A ideia do parlamentar é mudar a cultura dos agentes de segurança pública nacional e incluir o cidadão nos dados do setor. “Não era necessário existir uma LAI só para a segurança, mas é lamentável que o grande dado da segurança pública do Brasil é não ter dados”, ponderou Lopes. 

Outro incômodo visto pelo autor da LAI é o “abuso” em sigilos de processos judiciais. Apesar da crítica e de considerar uma pauta que precisa ser enfrentada, uma proposta de mudança a esse ponto ainda é avaliada pelo deputado e não tem previsão de ser oficializada na Câmara. 

“O Poder Judiciário decreta a bel-prazer o que está sob sigilo de justiça. O melhor desinfetante é a luz do dia, é a transparência. É evidente que não quero propor não ter sigilo, mas não dá para ter em todos os processos que são de interesse público. Eu acho que só cabe sigilo no processo investigativo, em como se dará a investigação. No resto do conteúdo, eu acho que não”, apontou. 

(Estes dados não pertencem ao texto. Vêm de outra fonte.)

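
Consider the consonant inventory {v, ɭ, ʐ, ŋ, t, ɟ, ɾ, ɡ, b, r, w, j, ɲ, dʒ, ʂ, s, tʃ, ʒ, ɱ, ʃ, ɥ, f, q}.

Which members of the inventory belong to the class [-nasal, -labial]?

Checking each segment against [-nasal], [-labial]: /ɭ/ (retroflex lateral approximant), /ʐ/ (voiced retroflex fricative), /t/ (voiceless alveolar stop), /ɟ/ (voiced palatal stop), /ɾ/ (alveolar tap), /ɡ/ (voiced velar stop), among others, satisfy every feature; every other segment in the inventory fails at least one.

ɭ, ʐ, t, ɟ, ɾ, ɡ, r, j, dʒ, ʂ, s, tʃ, ʒ, ʃ, q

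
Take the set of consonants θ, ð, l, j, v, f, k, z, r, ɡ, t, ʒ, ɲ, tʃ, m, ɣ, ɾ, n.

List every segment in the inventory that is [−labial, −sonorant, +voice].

Among the inventory, the [−labial] segments are /θ, ð, l, j, k, z, r, ɡ, t, ʒ, ɲ, tʃ, ɣ, ɾ, n/.
Intersecting with [−sonorant] gives /θ, ð, k, z, ɡ, t, ʒ, tʃ, ɣ/.
Intersecting with [+voice] leaves /ð, z, ɡ, ʒ, ɣ/.

ð, z, ɡ, ʒ, ɣ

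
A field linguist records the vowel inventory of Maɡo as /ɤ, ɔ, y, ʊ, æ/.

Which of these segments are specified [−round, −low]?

ɤ

The [−round] segments are /ɤ, æ/.
Among these, [−low] leaves /ɤ/.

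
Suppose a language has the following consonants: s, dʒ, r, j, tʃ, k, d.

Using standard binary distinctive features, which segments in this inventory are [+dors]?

j, k

The [+dorsal] segments here are /j, k/; the remaining /s, dʒ, r, tʃ, d/ are [−dorsal].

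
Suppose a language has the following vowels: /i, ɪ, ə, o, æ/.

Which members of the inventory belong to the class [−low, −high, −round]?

Eliminate segments failing any feature: /i, ɪ/ are [+high]; /o/ is [+round]; /æ/ is [+low]. The remaining /ə/ satisfy [−low], [−high], [−round].

ə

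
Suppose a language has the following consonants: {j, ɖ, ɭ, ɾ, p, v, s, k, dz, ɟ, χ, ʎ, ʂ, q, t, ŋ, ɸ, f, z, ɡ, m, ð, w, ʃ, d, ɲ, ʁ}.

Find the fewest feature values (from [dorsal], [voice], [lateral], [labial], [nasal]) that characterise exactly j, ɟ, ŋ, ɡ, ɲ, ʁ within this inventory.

[+voice, −lateral, −labial, +dorsal]

The class [+voice], [−lateral], [−labial], [+dorsal] has exactly /j, ɟ, ŋ, ɡ, ɲ, ʁ/ as its extension in this inventory. No smaller conjunction from the listed features achieves this: [−lateral, −labial, +dorsal] alone would also admit /k, χ, q/; [+voice, −labial, +dorsal] alone would also admit /ʎ/; [+voice, −lateral, +dorsal] alone would also admit /w/; [+voice, −lateral, −labial] alone would also admit /ɖ, ɾ, dz, z, …/; and checking the remaining three-feature bundles turns up none with this extension.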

Frequente nos debates atuais, a imposição do sigilo em temas gerais será debatida. Atualmente, as informações podem ser classificadas como reservadas, secretas e ultrassecretas, com restrições que variam de cinco a 25 anos. Outro artigo da lei permite o sigilo de 100 anos a informações pessoais, relativas à intimidade, vida privada, honra e imagem.  

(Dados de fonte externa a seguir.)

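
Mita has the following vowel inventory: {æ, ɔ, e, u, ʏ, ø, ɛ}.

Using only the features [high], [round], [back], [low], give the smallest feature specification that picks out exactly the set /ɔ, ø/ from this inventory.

[-high, +round]

/ɔ, ø/ are all [-high], [+round], and no other segment in the inventory matches both values. Dropping any one of them over-generates: [+round] alone would also admit /u, ʏ/; [-high] alone would also admit /æ, e, ɛ/. No other single listed feature picks out exactly this set either, so fewer than two features will not do.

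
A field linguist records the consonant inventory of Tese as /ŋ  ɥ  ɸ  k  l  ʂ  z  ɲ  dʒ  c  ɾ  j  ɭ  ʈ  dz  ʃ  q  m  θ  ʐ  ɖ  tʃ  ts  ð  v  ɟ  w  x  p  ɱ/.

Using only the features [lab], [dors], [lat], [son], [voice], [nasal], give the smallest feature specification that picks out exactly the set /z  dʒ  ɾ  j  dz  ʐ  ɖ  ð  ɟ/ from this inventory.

/z, dʒ, ɾ, j, dz, ʐ, ɖ, ð, ɟ/ are all [+voice], [−nasal], [−lateral], [−labial], and no other segment in the inventory matches all four values. Dropping any one of them over-generates: [−nasal, −lateral, −labial] alone would also admit /k, ʂ, c, ʈ, …/; [+voice, −lateral, −labial] alone would also admit /ŋ, ɲ/; [+voice, −nasal, −labial] alone would also admit /l, ɭ/; [+voice, −nasal, −lateral] alone would also admit /ɥ, v, w/. No other combination of three listed features picks out exactly this set either, so fewer than four features will not do.

[+voice, −nasal, −lat, −lab]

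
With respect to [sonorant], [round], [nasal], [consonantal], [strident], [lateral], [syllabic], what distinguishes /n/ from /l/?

[nasal], [lateral]

The two segments share [+sonorant], [−round], [+consonantal], [−strident], [−syllabic]. The only features from the list on which they differ: /n/ is [+nasal] while /l/ is [−nasal]; /n/ is [−lateral] while /l/ is [+lateral].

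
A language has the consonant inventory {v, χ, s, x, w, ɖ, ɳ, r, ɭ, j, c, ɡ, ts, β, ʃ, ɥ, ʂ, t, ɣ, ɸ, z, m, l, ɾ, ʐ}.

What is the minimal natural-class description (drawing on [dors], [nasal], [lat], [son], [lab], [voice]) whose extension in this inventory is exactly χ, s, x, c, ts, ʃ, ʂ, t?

[−voice, −lab]

The class [−voice], [−labial] has exactly /χ, s, x, c, ts, ʃ, ʂ, t/ as its extension in this inventory. No smaller conjunction from the listed features achieves this: [−labial] alone would also admit /ɖ, ɳ, r, ɭ, …/; [−voice] alone would also admit /ɸ/; and checking the remaining single features turns up none with this extension.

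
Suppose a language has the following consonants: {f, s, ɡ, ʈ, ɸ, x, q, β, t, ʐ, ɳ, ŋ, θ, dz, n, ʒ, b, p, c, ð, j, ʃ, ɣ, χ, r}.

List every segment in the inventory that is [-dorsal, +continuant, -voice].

Eliminate segments failing any feature: /ɡ, x, q, ŋ, c, j, ɣ, χ/ are [+dorsal]; /ʈ, t, ɳ, dz, n, b, p/ are [-continuant]; /β, ʐ, ʒ, ð, r/ are [+voice]. The remaining /f, s, ɸ, θ, ʃ/ satisfy [-dorsal], [+continuant], [-voice].

f, s, ɸ, θ, ʃ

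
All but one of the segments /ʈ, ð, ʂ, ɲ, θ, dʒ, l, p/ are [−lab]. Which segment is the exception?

Every segment except /p/ is [−labial]. /p/ (voiceless bilabial stop) is [+labial], so it is the exception.

p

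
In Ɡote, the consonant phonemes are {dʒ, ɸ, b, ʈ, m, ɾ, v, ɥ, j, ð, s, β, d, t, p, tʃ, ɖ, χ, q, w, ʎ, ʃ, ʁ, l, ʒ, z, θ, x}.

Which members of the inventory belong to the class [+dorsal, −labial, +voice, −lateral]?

Checking each segment against [+dorsal], [−labial], [+voice], [−lateral]: /j/ (palatal glide), /ʁ/ (voiced uvular fricative) satisfy every feature; every other segment in the inventory fails at least one.

j, ʁ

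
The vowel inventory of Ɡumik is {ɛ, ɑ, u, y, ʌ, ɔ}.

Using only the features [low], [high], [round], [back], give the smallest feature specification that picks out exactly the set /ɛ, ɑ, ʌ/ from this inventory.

[−round]

Every target segment is [−round] and no other inventory member is, so one feature is enough.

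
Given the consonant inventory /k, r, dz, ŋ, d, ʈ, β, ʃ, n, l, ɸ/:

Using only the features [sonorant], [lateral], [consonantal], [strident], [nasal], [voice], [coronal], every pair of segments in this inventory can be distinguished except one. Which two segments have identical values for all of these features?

k, ɸ

/k/ (voiceless velar stop) and /ɸ/ (voiceless bilabial fricative) are both [−sonorant], [−lateral], [+consonantal], [−strident], [−nasal], [−voice], [−coronal], so none of the listed features separates them. (They do differ in [continuant], [labial] and [dorsal], which are not among the given features.) Every other pair in the inventory differs on at least one listed feature.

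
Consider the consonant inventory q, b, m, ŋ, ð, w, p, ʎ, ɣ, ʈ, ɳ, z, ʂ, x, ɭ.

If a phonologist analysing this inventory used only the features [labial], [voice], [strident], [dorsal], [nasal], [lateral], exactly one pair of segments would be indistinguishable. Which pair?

x, q

/x/ (voiceless velar fricative) and /q/ (voiceless uvular stop) are both [-labial], [-voice], [-strident], [+dorsal], [-nasal], [-lateral], so none of the listed features separates them. (They do differ in [continuant] and [high], which are not among the given features.) Every other pair in the inventory differs on at least one listed feature.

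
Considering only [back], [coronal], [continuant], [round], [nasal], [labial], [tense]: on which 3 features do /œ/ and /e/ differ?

/œ/ is the mid front rounded lax vowel and /e/ is the mid front unrounded tense vowel. Both are [−back], [−coronal], [+continuant], [−nasal]. /œ/ is [+labial] while /e/ is [−labial]; /œ/ is [+round] while /e/ is [−round]; /œ/ is [−tense] while /e/ is [+tense], so the distinguishing features are [labial], [round], [tense].

[labial], [round], [tense]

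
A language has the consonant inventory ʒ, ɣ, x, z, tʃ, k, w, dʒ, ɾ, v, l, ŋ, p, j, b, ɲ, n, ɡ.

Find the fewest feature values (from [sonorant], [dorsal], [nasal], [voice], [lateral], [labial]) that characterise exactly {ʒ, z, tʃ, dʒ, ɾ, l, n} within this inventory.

[−labial, −dorsal]

Every target segment is [−labial], [−dorsal]; each remaining inventory member fails at least one of these. Each conjunct is needed — [−dorsal] alone would also admit /v, p, b/; [−labial] alone would also admit /ɣ, x, k, ŋ, …/ — and no other single listed feature has exactly this extension, so two is the minimum.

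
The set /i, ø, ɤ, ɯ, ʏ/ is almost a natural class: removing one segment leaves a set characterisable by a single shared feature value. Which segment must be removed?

/ø, ɯ, ɤ, i/ are all [+tense], but /ʏ/ (high front rounded lax vowel) is [−tense]. No other single segment can be removed to leave a set sharing one feature value that the removed segment lacks, so /ʏ/ is the odd one out.

ʏ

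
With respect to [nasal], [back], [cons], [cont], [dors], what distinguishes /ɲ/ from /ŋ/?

The two segments share [+nasal], [+consonantal], [-continuant], [+dorsal]. The only feature from the list on which they differ: /ɲ/ is [-back] while /ŋ/ is [+back].

[back]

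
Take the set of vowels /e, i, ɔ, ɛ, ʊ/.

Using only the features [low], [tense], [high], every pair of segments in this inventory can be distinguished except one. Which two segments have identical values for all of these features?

ɛ, ɔ

On the given features, /ɛ/ and /ɔ/ have an identical profile: [-low], [-tense], [-high]. No other two segments in the inventory coincide on all 3 features. (They do differ in [labial], [round] and [back], which are not among the given features.)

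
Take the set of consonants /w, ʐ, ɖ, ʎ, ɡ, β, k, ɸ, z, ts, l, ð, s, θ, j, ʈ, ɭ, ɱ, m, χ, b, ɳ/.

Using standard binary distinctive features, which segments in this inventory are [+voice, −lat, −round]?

ʐ, ɖ, ɡ, β, z, ð, j, ɱ, m, b, ɳ

The [+voice] segments are /w, ʐ, ɖ, ʎ, ɡ, β, z, l, ð, j, ɭ, ɱ, m, b, ɳ/.
Within that set, [−lateral] gives /w, ʐ, ɖ, ɡ, β, z, ð, j, ɱ, m, b, ɳ/.
Then [−round] leaves /ʐ, ɖ, ɡ, β, z, ð, j, ɱ, m, b, ɳ/.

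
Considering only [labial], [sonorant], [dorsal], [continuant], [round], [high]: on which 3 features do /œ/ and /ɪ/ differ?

/œ/ (mid front rounded lax vowel) and /ɪ/ (high front unrounded lax vowel) agree on [+sonorant], [+dorsal], [+continuant]. They differ on [labial] (/œ/ [+], /ɪ/ [−]), [round] (/œ/ [+], /ɪ/ [−]), [high] (/œ/ [−], /ɪ/ [+]).

[labial], [round], [high]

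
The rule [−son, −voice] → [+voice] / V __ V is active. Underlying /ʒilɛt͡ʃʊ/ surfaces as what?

[ʒilɛd͡ʒʊ]

/t͡ʃ/ satisfies [−son, −voice] and sits in V __ V. The [+voice] counterpart of the voiceless postalveolar affricate is /d͡ʒ/. Other segments in /ʒilɛt͡ʃʊ/ either fail the structural description or are not in the environment, so the surface form is [ʒilɛd͡ʒʊ].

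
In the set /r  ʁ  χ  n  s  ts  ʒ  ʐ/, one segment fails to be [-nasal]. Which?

n

Every segment except /n/ is [-nasal]. /n/ (alveolar nasal) is [+nasal], so it is the exception.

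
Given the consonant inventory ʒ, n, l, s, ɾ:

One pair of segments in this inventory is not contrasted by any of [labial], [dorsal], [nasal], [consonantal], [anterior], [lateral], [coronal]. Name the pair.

s, ɾ

On the given features, /s/ and /ɾ/ have an identical profile: [−labial], [−dorsal], [−nasal], [+consonantal], [+anterior], [−lateral], [+coronal]. No other two segments in the inventory coincide on all 7 features. (They do differ in [sonorant], [voice] and [strident], which are not among the given features.)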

Lopes afirma querer afastar qualquer espécie de sigilo por risco político e suprimir o artigo que permite a restrição centenária excepcional por meio de proposta que também será protocolada nesta semana. “Queremos suprimir qualquer possibilidade semelhante. Não tem sentido nenhum um sigilo de 100 anos. Isso é loucura, é quase um sigilo eterno. Nada poderá passar de 25 anos”, opinou sobre outro projeto de lei que também será proposta nesta semana. 

O trecho que permite a restrição da informação por 100 anos pode ser confundido com a Lei Geral de Proteção de Dados Pessoais (LGDP) para justificar o sigilo centenário, de acordo com Geraldes. A alegação é a mesma que tem sido utilizada pelo Palácio do Planalto ao decretar a confidência. 

Ainda que haja o embaralho na interpretação das leis, a especialista não vê embasamento na justificativa. “Hoje, um grande impacto que a LAI tem que vencer é o fato de que pedidos têm sido recusados, negados, com base na LGPD, alegando-se que tais informações expõem pessoas e por isso, o governo não faz o acesso à informação. A LAI é um direito constitucional e a sua transparência não fere a integridade e os direitos pessoais”, apontou Geraldes. 

A professora da UnB explicou que basta incluir um artigo sobre integridade na LAI para solucionar confusão jurídica com a LGPD ou talvez propor, via lei, um limite entre as duas, “ou então estaremos sob o risco de nós diminuímos muito o acesso à informação”. 

Outros aperfeiçoamentos são colocados por Geraldes, mas ainda não existem em projetos legislativos. Entre eles, incentivar o treinamento contrínuo de servidores que tratam das informações divulgadas e o uso da LAI nas escolas por meio de oficinas e seminários “para que as pessoas possam ser informadas na ideia de que elas podem verificar o que o poder público faz e melhorá-lo”.  

Além disso, regular o acesso à informação em estados e municípios e nos órgãos que têm funções legislativas e judiciárias que, na avaliação dela, “são menos cobrados do que o Poder Executivo”. “É importante que a LAI seja uma política do Estado brasileiro, independentemente de qualquer governo”, reforçou. 

Outro problema apontado pela professora é a falta de divulgação à população. “A LAI brasileira é uma das melhores do mundo, avaliada em âmbito brilhante, mas uma parcela significativa da população brasileira não sabe como acessá-la e não sabe para que acessá-la”, ressaltou. 

LAI trouxe transparência como regra, avalia autor 

Mesmo com ponderações, o autor da LAI avalia que a lei se tornou o melhor instrumento de cidadania, adicionando o acesso à informação como um bem e um direito humano do cidadão, além de reverter a cultura de que manter a obscuridade de dados públicos como regra. “Hoje, a regra é a transparência e o sigilo é uma exceção”, destacou Reginaldo Lopes. 

“A LAI ‘pegou’. Não há nenhum processo de investigação, não há uma CPI, não há nada, nenhuma apuração, que se inicia falando ‘a partir da LAI’, então é um instrumento permanente e importante para a democracia brasileira. Ela colocou o Brasil no rol das democracias contemporâneas”, concluiu Lopes.